In John's gospel, the only sin is broken relationship with God, which also results in broken relationship with others – the kind of broken relationships that would leave a women ostracized, vulnerable.
What ever the situation, sinner or victim of someone else’s sin or just a victim of circumstances out of her control, she was in need of compassion and kindness.
Which is what she found at the well that noon.
Not condemnation, but ‘I know your deepest darkest pain”  “God loves you.”
Living water to refresh her parched and thirsty soul
That changes the conversation.
Often her next question about where to worship is seen as ‘changing the topic’ - trying to steer Jesus away from the subject of her sin and disgrace. Instead, Jesus’ knowledge of her situation – his compassion in talking to her in the first place, even though he knew all about her – reveals to her that here is a prophet.
Here is someone who she can ask the burning questions.
You worship in Jerusalem, we worship in Samaria – which is right?
Jesus – Word made flesh –(cleansed the temple) temple that will be destroyed and rebuilt – God’s presence in the world:  soon you will worship in spirit and truth.
Her – I know the messiah is coming.
Samaritan messiah is the one foretold by Moses, the greater prophet coming after him; Jewish messiah is the king in the line of David -  Jesus is both.
Jesus – I AM
All those divisions between Jew and Samaritan just came tumbling down. – all are loved by God.
John tells us Jesus HAD to go through Samaria.  From a human standpoint he didn’t have to – he could have gone around, like all the other good Jews did.  But from God’s standpoint, Jesus had to go there.
Compare and contrast Nicodemus and Woman
·         Male vs female
·         Pharisee vs nobody
·         Named vs unnamed
·         Jew vs Samaritan
·         Night vs day
Both have question – Nic never gets to ask his.  Jesus instead tells him:
  • he needs to be born again – a fresh start,
  • hat God loves the world – Jew and Samaritan.

God did not send Jesus into the world to condemn,
But to save – liberate, rescue, heal, make whole, preserve, make whole, restore.
Nic doesn’t seem to get it, we don’t get to know if he does, but it appears that he doesn’t – yet.
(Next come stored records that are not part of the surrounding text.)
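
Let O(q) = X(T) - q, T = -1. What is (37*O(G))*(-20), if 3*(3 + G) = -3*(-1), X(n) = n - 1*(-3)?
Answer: -2960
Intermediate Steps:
X(n) = 3 + n (X(n) = n + 3 = 3 + n)
G = -2 (G = -3 + (-3*(-1))/3 = -3 + (⅓)*3 = -3 + 1 = -2)
O(q) = 2 - q (O(q) = (3 - 1) - q = 2 - q)
(37*O(G))*(-20) = (37*(2 - 1*(-2)))*(-20) = (37*(2 + 2))*(-20) = (37*4)*(-20) = 148*(-20) = -2960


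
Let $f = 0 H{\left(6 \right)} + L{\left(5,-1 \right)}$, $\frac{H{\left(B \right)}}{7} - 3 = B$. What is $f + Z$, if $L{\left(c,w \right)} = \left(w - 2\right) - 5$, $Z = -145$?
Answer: $-153$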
This woman at the well experiences it.
And it’s such good news - she runs back to town – Come and see
Just like Andrew to Simon Peter, Just like Phillip to Nathanael – Come and see
She says come and see a man who told me everything I’ve ever done – who recognized my pain – who shined light and love into my soul, especially in those corners that haven’t felt either for a very long time.
The people came, and saw.
Jesus stayed teaching for 2 days.
John 4:42  "It is no longer because of what you said that we believe, for we have heard for ourselves, and we know that this is truly the Savior of the world."
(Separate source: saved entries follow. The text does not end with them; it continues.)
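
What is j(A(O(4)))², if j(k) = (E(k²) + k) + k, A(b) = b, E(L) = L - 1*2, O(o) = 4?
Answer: 484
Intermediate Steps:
E(L) = -2 + L (E(L) = L - 2 = -2 + L)
j(k) = -2 + k² + 2*k (j(k) = ((-2 + k²) + k) + k = (-2 + k + k²) + k = -2 + k² + 2*k)
j(A(O(4)))² = (-2 + 4² + 2*4)² = (-2 + 16 + 8)² = 22² = 484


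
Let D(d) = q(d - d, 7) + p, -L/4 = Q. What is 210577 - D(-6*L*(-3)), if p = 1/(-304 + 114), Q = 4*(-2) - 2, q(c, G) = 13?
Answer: 40007161/190 ≈ 2.1056e+5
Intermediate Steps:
Q = -10 (Q = -8 - 2 = -10)
L = 40 (L = -4*(-10) = 40)
p = -1/190 (p = 1/(-190) = -1/190 ≈ -0.0052632)
D(d) = 2469/190 (D(d) = 13 - 1/190 = 2469/190)
210577 - D(-6*L*(-3)) = 210577 - 1*2469/190 = 210577 - 2469/190 = 40007161/190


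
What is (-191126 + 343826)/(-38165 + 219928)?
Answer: 152700/181763 ≈ 0.84011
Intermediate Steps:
(-191126 + 343826)/(-38165 + 219928) = 152700/181763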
Jesus never forgave her- but that doesn't mean she wasn't saved.
She got new birth - a fresh start, new life.
This is the world God loves
Not, condemned but saved
      Jesus knew her pain, healed it
      Jesus restored her to community
She was known and loved
We continue to ask questions…just like Jesus and the woman did

We have those places that have secret - and not so secret - pain, parched places thirsting for living water...just like the woman at the well.

Whatever we bring to the well in the harsh light of noon, when we meet Jesus there, we are known and loved.